War over whales

Press release - 24 May, 2002

Greenpeace action against Japanese whaling in Southern Ocean.

The democratic process took a pummeling again today at the IWC when the indigenous peoples of the Inuit and Chukotka were denied their quota for a second time.

Japan now has the US over a barrel as it is obliged by its treaty obligations with the Inuit to grant them their whaling quota.

To meet their treaty requirements the US will now have to contravene the IWC decision, setting a precedent that Japan and its alternate delegate Masayuki Komatsu will find very useful in pursuing their target of another 25 minke whales for their coastal whalers.

"Subsistence whaling is very different to the Fisheries Agency of Japan´s request for 25 minke whales for coastal whaling," says Greenpeace Oceans Campaigner Richard Page.

"Coastal whaling is for profit, not to simply survive. Coastal whaling is commercial whaling, not subsistence whaling.

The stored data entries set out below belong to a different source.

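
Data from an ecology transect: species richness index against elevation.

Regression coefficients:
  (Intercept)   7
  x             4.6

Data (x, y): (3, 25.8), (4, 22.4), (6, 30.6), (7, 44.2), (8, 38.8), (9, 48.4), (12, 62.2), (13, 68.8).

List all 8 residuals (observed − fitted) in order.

5, -3, -4, 5, -5, 0, 0, 2

x=3: ŷ = 7 + 4.6·3 = 20.8; r = 25.8 − 20.8 = 5
x=4: ŷ = 7 + 4.6·4 = 25.4; r = 22.4 − 25.4 = -3
x=6: ŷ = 7 + 4.6·6 = 34.6; r = 30.6 − 34.6 = -4
x=7: ŷ = 7 + 4.6·7 = 39.2; r = 44.2 − 39.2 = 5
x=8: ŷ = 7 + 4.6·8 = 43.8; r = 38.8 − 43.8 = -5
x=9: ŷ = 7 + 4.6·9 = 48.4; r = 48.4 − 48.4 = 0
x=12: ŷ = 7 + 4.6·12 = 62.2; r = 62.2 − 62.2 = 0
x=13: ŷ = 7 + 4.6·13 = 66.8; r = 68.8 − 66.8 = 2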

"Subsistence whaling means people have nothing else to eat. They will starve if they don´t get their quota.

"This is the most acrimonious IWC meeting Greenpeace has attended in the past 20 years," Page says.

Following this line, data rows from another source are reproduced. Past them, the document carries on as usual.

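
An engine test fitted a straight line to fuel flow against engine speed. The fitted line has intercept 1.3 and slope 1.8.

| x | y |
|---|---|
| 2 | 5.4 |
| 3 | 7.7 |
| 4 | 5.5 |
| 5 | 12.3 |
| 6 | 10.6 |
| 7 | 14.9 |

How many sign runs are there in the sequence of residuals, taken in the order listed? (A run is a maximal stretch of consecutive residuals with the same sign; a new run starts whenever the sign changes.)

x=2: ŷ = 1.3 + 1.8·2 = 4.9; r = 5.4 − 4.9 = 0.5
x=3: ŷ = 1.3 + 1.8·3 = 6.7; r = 7.7 − 6.7 = 1
x=4: ŷ = 1.3 + 1.8·4 = 8.5; r = 5.5 − 8.5 = -3
x=5: ŷ = 1.3 + 1.8·5 = 10.3; r = 12.3 − 10.3 = 2
x=6: ŷ = 1.3 + 1.8·6 = 12.1; r = 10.6 − 12.1 = -1.5
x=7: ŷ = 1.3 + 1.8·7 = 13.9; r = 14.9 − 13.9 = 1
Signs: + + − + − +
Runs: +×2, −×1, +×1, −×1, +×1 → 5

5 runs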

The Government of Japan and Komatsu´s obstructive tactics were made clear by their cynical manipulation of the aboriginal subsistence quota and by their manipulation of the countries they have bought.

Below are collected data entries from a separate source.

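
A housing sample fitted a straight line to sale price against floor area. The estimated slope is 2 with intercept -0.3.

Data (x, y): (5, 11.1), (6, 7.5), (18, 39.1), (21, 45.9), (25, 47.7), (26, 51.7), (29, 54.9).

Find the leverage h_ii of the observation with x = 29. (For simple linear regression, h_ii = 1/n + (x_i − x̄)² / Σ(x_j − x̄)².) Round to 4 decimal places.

x̄ = (5 + 6 + 18 + 21 + 25 + 26 + 29)/7 = 18.5714
Σ(x − x̄)² = 184.184 + 158.041 + 0.326531 + 5.89796 + 41.3265 + 55.1837 + 108.755 = 553.714
h = 1/7 + (10.4286)²/553.714 = 0.142857 + 0.19641 = 0.3393

h = 0.3393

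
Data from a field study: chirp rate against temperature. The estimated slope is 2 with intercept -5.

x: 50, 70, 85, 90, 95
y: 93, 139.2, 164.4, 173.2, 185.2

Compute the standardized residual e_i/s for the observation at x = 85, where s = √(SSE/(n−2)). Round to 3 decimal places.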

"Vote buying by the Japanese Government is making a mockery of the democratic process at the IWC. The process should be decided by one country, one vote," Page says.

"Instead, Japan wields 15 votes, even though these bought countries continue to embarrass themselves by insisting they are not bought."

Antigua and Barbuda, Grenada, St Lucia, Dominica, St Kitts and Nevis, Guinea, the Solomon Islands, Panama continued to vote in line with Japan. Morocco uses abstentions to appear independent.

This year St Vincent and the Grenadines broke rank for the first time in two important votes; the sanctuaries vote and the vote on the Revised Management System (RMS), following a commitment by their Prime Minister to do so.

"We hope this sets a new path for St Vincent and the Grenadines that other countries in the region will follow," Page says.

On all the key votes the four new countries Gabon, Benin, Palau and Mongolia voted with Japan as predicted. In particular, Mongolia´s voting record is identical to that of Japan.

However, despite this vote buying strategy, the Fisheries Agency of Japan has failed to secure any gains that would have led to a resumption of commercial whaling. But the Government of Japan will continue to carry out some commercial whaling under the dishonest title of "scientific research".

Proposals by the Government of Japan for secret ballots, which would have provided cover for vote buying and viewed by many as undemocratic, also failed.

Greenpeace is obviously disappointed that the proposals for a South Pacific Whale Sanctuary and a South Atlantic Whale Sanctuary failed. Given that these proposals had the support of the countries within the sanctuary, it is extremely disturbing that the Governments of Japan, Norway, Antigua and Barbuda, Palau and many others see fit to deny these countries their wishes.

"But the countries that proposed both these sanctuaries will continue to push forward in the hope that the wishes of both regions will eventually be respected," says Page.

Indeed, today one of the countries of the South Pacific, Samoa, has declared its EEZ a Whale Sanctuary.